A slight change to the layout of the event made a surprisingly large shift. The previous set-up staged the networking (and the beer) in a smaller, more intimate zone of the space—Wednesday night’s chat had the formal seating there instead, which lead to a pleasantly community-centric event.

GrowLab’s Jonathan Bixby was the speaker, and his talk fell somewhere between Ben Pickering’s and Brian Wong’s in terms of both content and delivery. Bixby’s main message was not his intended one. His initial positioning of the talk as an exploration of the roles that luck and timing play in determining a career proved half-true. The topics did come up sporadically through the interview. He portrayed his beginnings as ignoble—an attempt at a university education was derailed, at least in part, due to his fondness for The Dukes of Hazzard. Entrepreneurship was chosen when he was 23 out of youthful indignation more than anything else. Luck was established as the force that wound up guiding him to life in Vancouver. But it was his deviations from that plan that lead to valuable information for his audience.
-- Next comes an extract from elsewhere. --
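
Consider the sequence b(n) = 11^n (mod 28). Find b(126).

1

Listing terms: b(1) = 11,  b(2) = 9,  b(3) = 15,  b(4) = 25,  b(5) = 23,  b(6) = 1,  b(7) = 11.
Since b(7) = b(1) = 11, the sequence is periodic with period 6.
(126 - 1) mod 6 = 5, so b(126) = b(6) = 1.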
His success in business led him to the chairmanship of GrowLab. And after years of asking for money, his perspective from an investor’s chair was priceless.

“You have to understand the time—the era that you’re in. The era I was in with Strangeloop was the last of the big ‘Here’s my plan, fund my plan’ days; in this era, it’s all about traction,” he explained. “I love the quote ‘Traction is the new IP,’ and I believe that’s true. And what that means is you can talk a big game, you can even be a serial entrepreneur, and I’m going to say ‘prove it.’ It means you have to show me some shred of evidence that you have thought about your customer and the economic driver, and modelled that out with real data.”

“My advice is traction—traction trumps everything,” he added. “Right now the era is lean startup, test, hypothesis: you have to play the game that every investor’s going to play.”

Other valuable information included what he believes leads a startup to failure.

“What I think a lot of startups fail on? They don’t think their numbers through,” he offered. “They see a million in revenue with one sales guy and an average deal of $10,000. I call bullshit on that—what does your pipeline look like? How many deals can you make a year? I can do the math in 20 seconds that you’re in trouble.”

“Financials are like trying to hit a moving target with wind, and that’s fine, but I’m testing the logic of whether you can think things through,” Bixby continued. “At the end of New Ventures BC, which is a great competition, you’re up there, and it’s Dragons Den-ish, and you have to show passion. You forget you’re an actor, and this is your soliloquy, and if you’re not performing and passionate and killing it, I’m not going to be passionate either.”

But he made a point to leave the subject of work behind by sharing the three principles of what made his past business, StrangeLoop, one of the province’s best places to work. The first was family—to take the time it took to be a good son, father, spouse. The second was measuring output, not input. The time in the chair was not the guiding principle—once the job was outlined in terms of output, there was no debate. The third:

“No Asshole Rule,” said Bixby. “I spend more time at work than I do with my family. And I don’t want to spend my time with pricks. And if I don’t want to, why would the office manager want to, why would anyone? If you wanted to be a prick and play political games, you’re not going to work at StrangeLoop. I think that fostered a good culture.”

Bixby undoubtedly has enough information inside of him for many more such interviews. As it was, the audience was left with more than enough to digest—not just from the sandwich platter. He stayed until nearly nine to answer as many questions as possible once the talk was concluded, and remained in the headspace of the Fireside Chat well into the packing up of the chairs.